Von außen betrachtet wirkt dieses Gewirbel genialisch, undurchschaubar. Der Künstler selbst stellt das Vulkanische seiner Begabung aber in Abrede und betont die Konstruiertheit. "Es handelt sich bei meiner Musik meistens um eine pure technische Angelegenheit. Auch wenn ich komponiere, will ich etwas herausfinden, verrückte Kombinationen, Verhältnisse oder Proportionen. Sowohl tonal, als auch rhythmisch. Ich gehe durch die Gegend, dann kommen mir Ideen. Ich konstruiere das dann ganz kühl, um nicht zu sagen eiskalt. Wenn ich das mache, kriege ich schon Emotionen, aber die Basics sind Tonreihen, die einfach dastehen."
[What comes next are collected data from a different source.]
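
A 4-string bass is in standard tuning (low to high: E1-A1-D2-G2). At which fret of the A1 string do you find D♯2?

D♯2 is 6 semitones above the open A1 (A–A#–B–C–C#–D–D#), so it sits at fret 6.

6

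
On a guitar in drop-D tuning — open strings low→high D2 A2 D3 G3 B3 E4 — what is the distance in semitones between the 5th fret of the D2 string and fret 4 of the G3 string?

16 semitones

D2 at fret 5 → G2 (MIDI 43); G3 at fret 4 → B3 (MIDI 59).
43 − 59 = -16, so the two pitches are 16 semitones apart, with B3 the higher.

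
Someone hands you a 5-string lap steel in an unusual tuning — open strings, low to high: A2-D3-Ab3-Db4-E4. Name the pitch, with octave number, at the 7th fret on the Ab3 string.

The open Ab3 string plus 7 semitones: Ab–A–Bb–B–C–Db–D–Eb.
The walk passes from B into C once, so the octave number goes from 3 to 4.
(Equivalently spelled D#4.)

Eb4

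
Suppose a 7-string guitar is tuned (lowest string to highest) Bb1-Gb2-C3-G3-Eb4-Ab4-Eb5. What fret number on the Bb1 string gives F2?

7

F2 is 7 semitones above the open Bb1 (Bb–B–C–Db–D–Eb–E–F), so it sits at fret 7.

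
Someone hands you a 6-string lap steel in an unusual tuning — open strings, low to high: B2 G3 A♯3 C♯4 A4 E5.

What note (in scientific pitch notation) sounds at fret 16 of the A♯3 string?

The open A♯3 string plus 16 semitones: A#–B–C–C#–…–C–C#–D.
The walk passes from B into C 2 times, so the octave number goes from 3 to 5.

D5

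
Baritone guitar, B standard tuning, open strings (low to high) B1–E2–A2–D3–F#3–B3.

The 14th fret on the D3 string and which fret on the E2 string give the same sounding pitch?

24

D3 at fret 14 is D3 + 14 semitones = E4.
The open E2 string is 10 semitones below the open D3, so the same pitch on the E2 string lies at fret 14 + 10 = 24.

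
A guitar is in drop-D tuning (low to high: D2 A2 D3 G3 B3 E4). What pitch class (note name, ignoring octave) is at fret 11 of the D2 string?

The open D2 string plus 11 semitones: D–D#–E–F–…–B–C–C#.
(Equivalently spelled Db.)

C#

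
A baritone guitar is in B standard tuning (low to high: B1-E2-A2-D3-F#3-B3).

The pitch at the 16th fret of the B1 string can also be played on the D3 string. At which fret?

1

B1 at fret 16 is B1 + 16 semitones = D#3.
The open D3 string is 15 semitones above the open B1, so the same pitch on the D3 string lies at fret 16 − 15 = 1.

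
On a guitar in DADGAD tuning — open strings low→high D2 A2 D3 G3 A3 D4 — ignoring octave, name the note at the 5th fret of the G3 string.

C

Each fret is one semitone, so G3 + 5 = C.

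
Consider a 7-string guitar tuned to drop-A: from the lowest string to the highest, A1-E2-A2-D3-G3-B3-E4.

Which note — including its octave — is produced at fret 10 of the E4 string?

D5

E4 is MIDI 64. Adding 10 gives 74, which is D5.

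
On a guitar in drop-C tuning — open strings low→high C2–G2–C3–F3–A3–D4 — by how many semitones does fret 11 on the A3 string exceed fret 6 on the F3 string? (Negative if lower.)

A3 at fret 11 → G♯4 (MIDI 68); F3 at fret 6 → B3 (MIDI 59).
68 − 59 = 9, so the two pitches are 9 semitones apart.

9 semitones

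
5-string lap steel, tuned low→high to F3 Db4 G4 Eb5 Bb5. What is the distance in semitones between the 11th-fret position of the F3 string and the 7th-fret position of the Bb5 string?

F3 at fret 11 → E4 (MIDI 64); Bb5 at fret 7 → F6 (MIDI 89).
64 − 89 = -25, so the two pitches are 25 semitones apart, with F6 the higher.

25 semitones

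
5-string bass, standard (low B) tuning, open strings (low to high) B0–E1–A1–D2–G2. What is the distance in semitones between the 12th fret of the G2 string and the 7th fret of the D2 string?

G2 at fret 12 → G3 (MIDI 55); D2 at fret 7 → A2 (MIDI 45).
55 − 45 = 10, so the two pitches are 10 semitones apart, with G3 the higher.

10 semitones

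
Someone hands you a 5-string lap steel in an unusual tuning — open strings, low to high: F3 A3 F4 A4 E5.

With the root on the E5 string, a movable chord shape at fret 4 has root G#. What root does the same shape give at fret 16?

G#

Moving from fret 4 to fret 16 shifts the root by 12 semitones.
G# up 12 semitones is G#.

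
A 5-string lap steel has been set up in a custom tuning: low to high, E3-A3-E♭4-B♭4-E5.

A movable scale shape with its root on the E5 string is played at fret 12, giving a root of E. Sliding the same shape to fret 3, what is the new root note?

G

Moving from fret 12 to fret 3 shifts the root by -9 semitones.
E down 9 semitones is G.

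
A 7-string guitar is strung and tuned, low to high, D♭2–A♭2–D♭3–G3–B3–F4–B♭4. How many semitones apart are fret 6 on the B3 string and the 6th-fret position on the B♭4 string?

B3 at fret 6 → F4 (MIDI 65); B♭4 at fret 6 → E5 (MIDI 76).
65 − 76 = -11, so the two pitches are 11 semitones apart, with E5 the higher.

11 semitones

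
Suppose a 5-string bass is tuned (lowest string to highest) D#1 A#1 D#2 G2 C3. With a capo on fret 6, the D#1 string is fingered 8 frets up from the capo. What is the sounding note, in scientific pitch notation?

The capo raises the open D#1 by 6 semitones to A1; fretting 8 more gives D#1 + 6 + 8 = D#1 + 14 semitones = F2.

F2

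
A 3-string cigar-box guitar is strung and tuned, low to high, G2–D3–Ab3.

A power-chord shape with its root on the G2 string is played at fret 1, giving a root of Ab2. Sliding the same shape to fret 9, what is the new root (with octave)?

E3

Moving from fret 1 to fret 9 shifts the root by 8 semitones.
Ab2 up 8 semitones is E3.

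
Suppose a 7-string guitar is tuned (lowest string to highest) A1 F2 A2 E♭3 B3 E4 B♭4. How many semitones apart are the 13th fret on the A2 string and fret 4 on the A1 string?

21 semitones

A2 at fret 13 → B♭3 (MIDI 58); A1 at fret 4 → D♭2 (MIDI 37).
58 − 37 = 21, so the two pitches are 21 semitones apart, with B♭3 the higher.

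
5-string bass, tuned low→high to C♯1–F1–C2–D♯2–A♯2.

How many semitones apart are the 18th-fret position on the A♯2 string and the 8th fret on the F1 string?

27 semitones

A♯2 at fret 18 → E4 (MIDI 64); F1 at fret 8 → C♯2 (MIDI 37).
64 − 37 = 27, so the two pitches are 27 semitones apart, with E4 the higher.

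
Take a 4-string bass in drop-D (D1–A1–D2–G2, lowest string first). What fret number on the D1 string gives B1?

9

B1 is 9 semitones above the open D1 (D–D#–E–F–F#–G–G#–A–A#–B), so it sits at fret 9.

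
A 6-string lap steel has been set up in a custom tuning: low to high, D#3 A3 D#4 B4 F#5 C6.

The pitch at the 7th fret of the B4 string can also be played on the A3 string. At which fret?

Fret 7 on B4 is MIDI 71 + 7 = 78 (F#5). On the A3 string (open MIDI 57), that pitch is 78 − 57 = fret 21.

21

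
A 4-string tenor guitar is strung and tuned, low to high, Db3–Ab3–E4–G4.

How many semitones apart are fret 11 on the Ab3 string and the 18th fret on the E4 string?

15 semitones

Ab3 at fret 11 → G4 (MIDI 67); E4 at fret 18 → Bb5 (MIDI 82).
67 − 82 = -15, so the two pitches are 15 semitones apart, with Bb5 the higher.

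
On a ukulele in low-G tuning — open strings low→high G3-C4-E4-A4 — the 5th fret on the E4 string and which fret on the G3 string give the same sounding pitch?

14

E4 at fret 5 is E4 + 5 semitones = A4.
The open G3 string is 9 semitones below the open E4, so the same pitch on the G3 string lies at fret 5 + 9 = 14.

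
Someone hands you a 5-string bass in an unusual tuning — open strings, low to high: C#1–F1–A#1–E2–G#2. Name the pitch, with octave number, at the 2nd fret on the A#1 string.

The open A#1 string plus 2 semitones: A#–B–C.
The walk passes from B into C once, so the octave number goes from 1 to 2.

C2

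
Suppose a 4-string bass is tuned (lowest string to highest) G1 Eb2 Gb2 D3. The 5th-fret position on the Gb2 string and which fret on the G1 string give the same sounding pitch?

Fret 5 on Gb2 is MIDI 42 + 5 = 47 (B2). On the G1 string (open MIDI 31), that pitch is 47 − 31 = fret 16.

16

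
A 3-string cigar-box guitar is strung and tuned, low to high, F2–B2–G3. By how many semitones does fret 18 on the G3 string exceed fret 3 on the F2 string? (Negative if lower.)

29 semitones

G3 at fret 18 → Db5 (MIDI 73); F2 at fret 3 → Ab2 (MIDI 44).
73 − 44 = 29, so the two pitches are 29 semitones apart.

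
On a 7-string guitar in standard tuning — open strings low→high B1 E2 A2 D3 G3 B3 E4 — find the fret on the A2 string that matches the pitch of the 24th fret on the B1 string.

B1 at fret 24 is B1 + 24 semitones = B3.
The open A2 string is 10 semitones above the open B1, so the same pitch on the A2 string lies at fret 24 − 10 = 14.

14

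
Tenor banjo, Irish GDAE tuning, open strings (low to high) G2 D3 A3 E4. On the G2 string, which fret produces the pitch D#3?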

Geprobt wurde "Eine Kirche der Angst vor dem Fremden in mir" letztes Jahr in Duisburg, in über fünf Wochen, immer in Absprache mit Schlingensief. Wertmüller kam mit einer Skizze und entwickelte die Komposition zusammen mit den Musikern. Das Stück handelt von der Krebserkrankung des Regisseurs. Die Krankheit impliziert Schwäche, Auszehrung, sie führt oftmals zum Tod. Der Kampf dagegen erfordert gewaltige Anstrengungen. Wertmüllers Musik feiert den Rhythmus, sie ist kraftvoll, bemächtigt sich immer wieder auch der Dramaturgie des Stücks, unterbricht die Handlung, wechselt ansatzlos Tonarten und hüpft dem Teufel der Festlegung zwischen E- und U-Musik grinsend von der Schippe. "Ich verstehe das im Ganzen als Kontrapunkt. Als Hoffnung, als ein Stück Energie, die das Ganze dann wieder belebt."